The Black and Tan is a classic drink, with a pale ale on the bottom and a dense, thick stout at the top. This cupcake is an inverted version. The cake is altogether rich, sweet, and complex, and dairy free, as well; we used very dark high-quality cocoa, so the batter was almost black! The frosting is also dairy free, and it’s a twist on a toasted marshmallow, balancing out the beer flavor of the cupcake. This frosting has the benefit of being pareve, but it will only last in peak form for 6 hours or so, so this is something to make in the morning for an afternoon event or in the afternoon for an evening party.

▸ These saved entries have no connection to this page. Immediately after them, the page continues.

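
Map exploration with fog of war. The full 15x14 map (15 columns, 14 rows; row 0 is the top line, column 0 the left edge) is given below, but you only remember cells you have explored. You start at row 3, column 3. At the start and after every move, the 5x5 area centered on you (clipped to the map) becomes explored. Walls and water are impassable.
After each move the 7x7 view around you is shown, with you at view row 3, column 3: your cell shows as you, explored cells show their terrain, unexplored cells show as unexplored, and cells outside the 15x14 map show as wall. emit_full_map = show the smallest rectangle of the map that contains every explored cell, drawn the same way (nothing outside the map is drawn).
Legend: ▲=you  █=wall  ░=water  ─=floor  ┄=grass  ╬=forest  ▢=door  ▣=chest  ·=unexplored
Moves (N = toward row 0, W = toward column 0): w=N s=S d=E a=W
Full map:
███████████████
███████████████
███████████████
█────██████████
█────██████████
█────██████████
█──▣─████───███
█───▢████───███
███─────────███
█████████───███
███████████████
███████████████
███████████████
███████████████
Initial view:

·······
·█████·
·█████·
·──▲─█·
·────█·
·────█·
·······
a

█······
███████
███████
██─▲──█
██────█
██────█
█······

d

·······
██████·
██████·
█──▲─█·
█────█·
█────█·
·······

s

██████·
██████·
█────█·
█──▲─█·
█────█·
·──▣─█·
·······

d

█████··
██████·
────██·
───▲██·
────██·
──▣─██·
·······

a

██████·
███████
█────██
█──▲─██
█────██
·──▣─██
·······

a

███████
███████
██────█
██─▲──█
██────█
██──▣─█
█······

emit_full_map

██████·
███████
█────██
█─▲──██
█────██
█──▣─██

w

█······
███████
███████
██─▲──█
██────█
██────█
██──▣─█

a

██·····
███████
███████
███▲───
███────
███────
███──▣─

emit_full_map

██████·
███████
█▲───██
█────██
█────██
█──▣─██


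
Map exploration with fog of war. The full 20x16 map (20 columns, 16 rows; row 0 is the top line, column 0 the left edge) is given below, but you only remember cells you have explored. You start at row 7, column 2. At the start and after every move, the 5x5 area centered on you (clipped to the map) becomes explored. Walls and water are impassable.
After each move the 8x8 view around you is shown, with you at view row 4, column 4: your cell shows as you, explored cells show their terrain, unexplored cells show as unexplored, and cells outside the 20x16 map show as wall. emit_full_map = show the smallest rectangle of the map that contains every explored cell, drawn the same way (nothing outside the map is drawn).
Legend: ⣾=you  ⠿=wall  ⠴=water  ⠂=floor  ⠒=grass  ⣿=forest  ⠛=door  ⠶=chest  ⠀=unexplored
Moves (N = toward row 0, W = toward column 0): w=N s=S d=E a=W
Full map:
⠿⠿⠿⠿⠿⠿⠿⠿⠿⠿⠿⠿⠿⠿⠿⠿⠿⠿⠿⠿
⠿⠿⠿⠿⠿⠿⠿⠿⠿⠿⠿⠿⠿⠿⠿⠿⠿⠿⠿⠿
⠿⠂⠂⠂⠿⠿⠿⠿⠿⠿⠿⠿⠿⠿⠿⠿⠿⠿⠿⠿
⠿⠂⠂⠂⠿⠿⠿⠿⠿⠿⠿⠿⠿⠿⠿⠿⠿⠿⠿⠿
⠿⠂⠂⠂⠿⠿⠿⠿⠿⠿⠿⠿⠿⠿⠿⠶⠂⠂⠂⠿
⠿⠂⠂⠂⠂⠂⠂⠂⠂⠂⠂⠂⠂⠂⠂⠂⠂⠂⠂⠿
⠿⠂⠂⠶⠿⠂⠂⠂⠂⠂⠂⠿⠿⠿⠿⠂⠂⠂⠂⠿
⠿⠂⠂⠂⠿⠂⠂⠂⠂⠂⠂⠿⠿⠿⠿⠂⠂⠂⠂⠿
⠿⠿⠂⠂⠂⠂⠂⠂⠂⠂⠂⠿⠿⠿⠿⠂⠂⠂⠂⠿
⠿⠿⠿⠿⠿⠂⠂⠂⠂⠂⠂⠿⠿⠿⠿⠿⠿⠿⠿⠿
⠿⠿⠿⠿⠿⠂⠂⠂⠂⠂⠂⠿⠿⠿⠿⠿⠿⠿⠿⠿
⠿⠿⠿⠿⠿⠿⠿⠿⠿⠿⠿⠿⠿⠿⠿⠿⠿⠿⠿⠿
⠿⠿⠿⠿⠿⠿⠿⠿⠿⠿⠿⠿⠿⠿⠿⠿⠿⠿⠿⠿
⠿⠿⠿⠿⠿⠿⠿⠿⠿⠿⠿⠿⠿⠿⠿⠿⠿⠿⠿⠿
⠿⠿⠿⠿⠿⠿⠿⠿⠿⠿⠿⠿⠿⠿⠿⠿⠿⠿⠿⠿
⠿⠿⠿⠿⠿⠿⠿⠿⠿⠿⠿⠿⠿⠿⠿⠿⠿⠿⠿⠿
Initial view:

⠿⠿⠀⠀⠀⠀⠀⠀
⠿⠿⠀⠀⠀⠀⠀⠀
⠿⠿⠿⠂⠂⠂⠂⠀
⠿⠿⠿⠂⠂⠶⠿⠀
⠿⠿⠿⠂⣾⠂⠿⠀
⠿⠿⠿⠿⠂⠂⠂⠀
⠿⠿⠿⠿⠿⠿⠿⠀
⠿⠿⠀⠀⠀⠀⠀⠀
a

⠿⠿⠿⠀⠀⠀⠀⠀
⠿⠿⠿⠀⠀⠀⠀⠀
⠿⠿⠿⠿⠂⠂⠂⠂
⠿⠿⠿⠿⠂⠂⠶⠿
⠿⠿⠿⠿⣾⠂⠂⠿
⠿⠿⠿⠿⠿⠂⠂⠂
⠿⠿⠿⠿⠿⠿⠿⠿
⠿⠿⠿⠀⠀⠀⠀⠀

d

⠿⠿⠀⠀⠀⠀⠀⠀
⠿⠿⠀⠀⠀⠀⠀⠀
⠿⠿⠿⠂⠂⠂⠂⠀
⠿⠿⠿⠂⠂⠶⠿⠀
⠿⠿⠿⠂⣾⠂⠿⠀
⠿⠿⠿⠿⠂⠂⠂⠀
⠿⠿⠿⠿⠿⠿⠿⠀
⠿⠿⠀⠀⠀⠀⠀⠀

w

⠿⠿⠀⠀⠀⠀⠀⠀
⠿⠿⠀⠀⠀⠀⠀⠀
⠿⠿⠿⠂⠂⠂⠿⠀
⠿⠿⠿⠂⠂⠂⠂⠀
⠿⠿⠿⠂⣾⠶⠿⠀
⠿⠿⠿⠂⠂⠂⠿⠀
⠿⠿⠿⠿⠂⠂⠂⠀
⠿⠿⠿⠿⠿⠿⠿⠀

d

⠿⠀⠀⠀⠀⠀⠀⠀
⠿⠀⠀⠀⠀⠀⠀⠀
⠿⠿⠂⠂⠂⠿⠿⠀
⠿⠿⠂⠂⠂⠂⠂⠀
⠿⠿⠂⠂⣾⠿⠂⠀
⠿⠿⠂⠂⠂⠿⠂⠀
⠿⠿⠿⠂⠂⠂⠂⠀
⠿⠿⠿⠿⠿⠿⠀⠀

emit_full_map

⠿⠂⠂⠂⠿⠿
⠿⠂⠂⠂⠂⠂
⠿⠂⠂⣾⠿⠂
⠿⠂⠂⠂⠿⠂
⠿⠿⠂⠂⠂⠂
⠿⠿⠿⠿⠿⠀

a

⠿⠿⠀⠀⠀⠀⠀⠀
⠿⠿⠀⠀⠀⠀⠀⠀
⠿⠿⠿⠂⠂⠂⠿⠿
⠿⠿⠿⠂⠂⠂⠂⠂
⠿⠿⠿⠂⣾⠶⠿⠂
⠿⠿⠿⠂⠂⠂⠿⠂
⠿⠿⠿⠿⠂⠂⠂⠂
⠿⠿⠿⠿⠿⠿⠿⠀

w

⠿⠿⠀⠀⠀⠀⠀⠀
⠿⠿⠀⠀⠀⠀⠀⠀
⠿⠿⠿⠂⠂⠂⠿⠀
⠿⠿⠿⠂⠂⠂⠿⠿
⠿⠿⠿⠂⣾⠂⠂⠂
⠿⠿⠿⠂⠂⠶⠿⠂
⠿⠿⠿⠂⠂⠂⠿⠂
⠿⠿⠿⠿⠂⠂⠂⠂

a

⠿⠿⠿⠀⠀⠀⠀⠀
⠿⠿⠿⠀⠀⠀⠀⠀
⠿⠿⠿⠿⠂⠂⠂⠿
⠿⠿⠿⠿⠂⠂⠂⠿
⠿⠿⠿⠿⣾⠂⠂⠂
⠿⠿⠿⠿⠂⠂⠶⠿
⠿⠿⠿⠿⠂⠂⠂⠿
⠿⠿⠿⠿⠿⠂⠂⠂

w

⠿⠿⠿⠀⠀⠀⠀⠀
⠿⠿⠿⠀⠀⠀⠀⠀
⠿⠿⠿⠿⠂⠂⠂⠀
⠿⠿⠿⠿⠂⠂⠂⠿
⠿⠿⠿⠿⣾⠂⠂⠿
⠿⠿⠿⠿⠂⠂⠂⠂
⠿⠿⠿⠿⠂⠂⠶⠿
⠿⠿⠿⠿⠂⠂⠂⠿

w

⠿⠿⠿⠿⠿⠿⠿⠿
⠿⠿⠿⠀⠀⠀⠀⠀
⠿⠿⠿⠿⠿⠿⠿⠀
⠿⠿⠿⠿⠂⠂⠂⠀
⠿⠿⠿⠿⣾⠂⠂⠿
⠿⠿⠿⠿⠂⠂⠂⠿
⠿⠿⠿⠿⠂⠂⠂⠂
⠿⠿⠿⠿⠂⠂⠶⠿

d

⠿⠿⠿⠿⠿⠿⠿⠿
⠿⠿⠀⠀⠀⠀⠀⠀
⠿⠿⠿⠿⠿⠿⠿⠀
⠿⠿⠿⠂⠂⠂⠿⠀
⠿⠿⠿⠂⣾⠂⠿⠀
⠿⠿⠿⠂⠂⠂⠿⠿
⠿⠿⠿⠂⠂⠂⠂⠂
⠿⠿⠿⠂⠂⠶⠿⠂

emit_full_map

⠿⠿⠿⠿⠿⠀
⠿⠂⠂⠂⠿⠀
⠿⠂⣾⠂⠿⠀
⠿⠂⠂⠂⠿⠿
⠿⠂⠂⠂⠂⠂
⠿⠂⠂⠶⠿⠂
⠿⠂⠂⠂⠿⠂
⠿⠿⠂⠂⠂⠂
⠿⠿⠿⠿⠿⠀

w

⠿⠿⠿⠿⠿⠿⠿⠿
⠿⠿⠿⠿⠿⠿⠿⠿
⠿⠿⠿⠿⠿⠿⠿⠀
⠿⠿⠿⠿⠿⠿⠿⠀
⠿⠿⠿⠂⣾⠂⠿⠀
⠿⠿⠿⠂⠂⠂⠿⠀
⠿⠿⠿⠂⠂⠂⠿⠿
⠿⠿⠿⠂⠂⠂⠂⠂

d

⠿⠿⠿⠿⠿⠿⠿⠿
⠿⠿⠿⠿⠿⠿⠿⠿
⠿⠿⠿⠿⠿⠿⠿⠀
⠿⠿⠿⠿⠿⠿⠿⠀
⠿⠿⠂⠂⣾⠿⠿⠀
⠿⠿⠂⠂⠂⠿⠿⠀
⠿⠿⠂⠂⠂⠿⠿⠀
⠿⠿⠂⠂⠂⠂⠂⠀

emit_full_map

⠿⠿⠿⠿⠿⠿
⠿⠿⠿⠿⠿⠿
⠿⠂⠂⣾⠿⠿
⠿⠂⠂⠂⠿⠿
⠿⠂⠂⠂⠿⠿
⠿⠂⠂⠂⠂⠂
⠿⠂⠂⠶⠿⠂
⠿⠂⠂⠂⠿⠂
⠿⠿⠂⠂⠂⠂
⠿⠿⠿⠿⠿⠀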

- 8 tablespoons (1 stick) Earth Balance nondairy margarine, at room temperature
- 1 cup (200 grams) granulated sugar
- 1 cup (212 grams) dark brown sugar
- 1½ teaspoons vanilla bean paste or pure vanilla extract
- 2 cups (250 grams) all-purpose flour
- ¾ cup (89 grams) dark cocoa powder, preferably Valrhona
- 2 teaspoons baking powder
- 1½ teaspoons baking soda
- ⅛ teaspoon kosher salt
- 2 large eggs
- 4 ounces dark chocolate, melted
- 2 cups stout beer, preferably Guinness
Toasted Brown Sugar Marshmallow Frosting:
- 4 large egg whites
- ½ cup (110 grams) dark brown sugar
- ¼ cup granulated sugar
- 2 teaspoons pure vanilla extract
To make the cupcakes:
- If you are using a convection oven, preheat it to 325°F, or if you are using a conventional oven, preheat it to 350°F. Line 2 (12-cup) cupcake pans with paper liners. Set aside.
- Sift together the flour, cocoa, baking powder, baking soda, and salt onto a sheet of parchment paper. Set aside. (If you haven’t melted the chocolate yet, do it now or it will be too hot to use).
- In the bowl of a stand mixer fitted with a paddle attachment, combine the margarine, granulated sugar, brown sugar, and vanilla bean paste, and mix at medium speed until light and fluffy.
- Add the eggs to the margarine mixture, one at a time, making sure each is fully incorporated before adding the next. Add the melted chocolate and mix well. Add half of the flour mixture and half the stout, and mix well. Add the remaining flour mixture and stout and mix well. Scoop into the prepared cupcake pan.
- Bake for 20 to 22 minutes, or until the cupcakes are puffy and a toothpick inserted into the center of a cupcake comes out clean. Remove from the oven and allow to cool completely before frosting.
To make the frosting:
- Fill a medium saucepan about ⅓ full with water, set it over medium-high heat, and bring to a simmer. In the clean bowl of a stand mixer, combine the egg whites and sugars and begin mixing at medium speed. Once the sugar is dissolved, about 1 ½ to 2 minutes, take the bowl off the mixer stand and set it on the saucepan, double boiler style, making sure that the bowl is not touching the water. Vigorously whisk until the mixture gets fluffy, and all the sugar has dissolved.
- Remove the bowl and return to the stand mixer. Attach the whisk attachment and mix on high for 3 to 4 minutes, until fluffy. Add the vanilla and mix well to combine.
To assemble the cupcakes:
- Frost the cooled cupcakes. Then, light a butane torch and toast the frosting until it is a chestnut brown. It will keep for about 6 hours; after that, the cupcakes may absorb some of the frosting, but it will still be yummy.
- The cake portion was loosely inspired by a nice chocolate cake recipe at Food and Wine. Find it here.
- Melting chocolate can be a little tricky. You can do it in a double-boiler (you can even make your own out of a bowl set over a pot of boiling water, but make sure that the water doesn’t touch the bottom of the bowl) as long as the water doesn’t come into contact with the chocolate (it makes the chocolate seize up). You can also melt chocolate in a microwave, as long as you check it every 15 seconds AND MAKE SURE THAT YOU STIR IT every time you check. Why? Because chocolate heated in a microwave retains its shape, even when its interior is hot and melted. If you just rely on a quick look-see, you may end up overcooking the chocolate.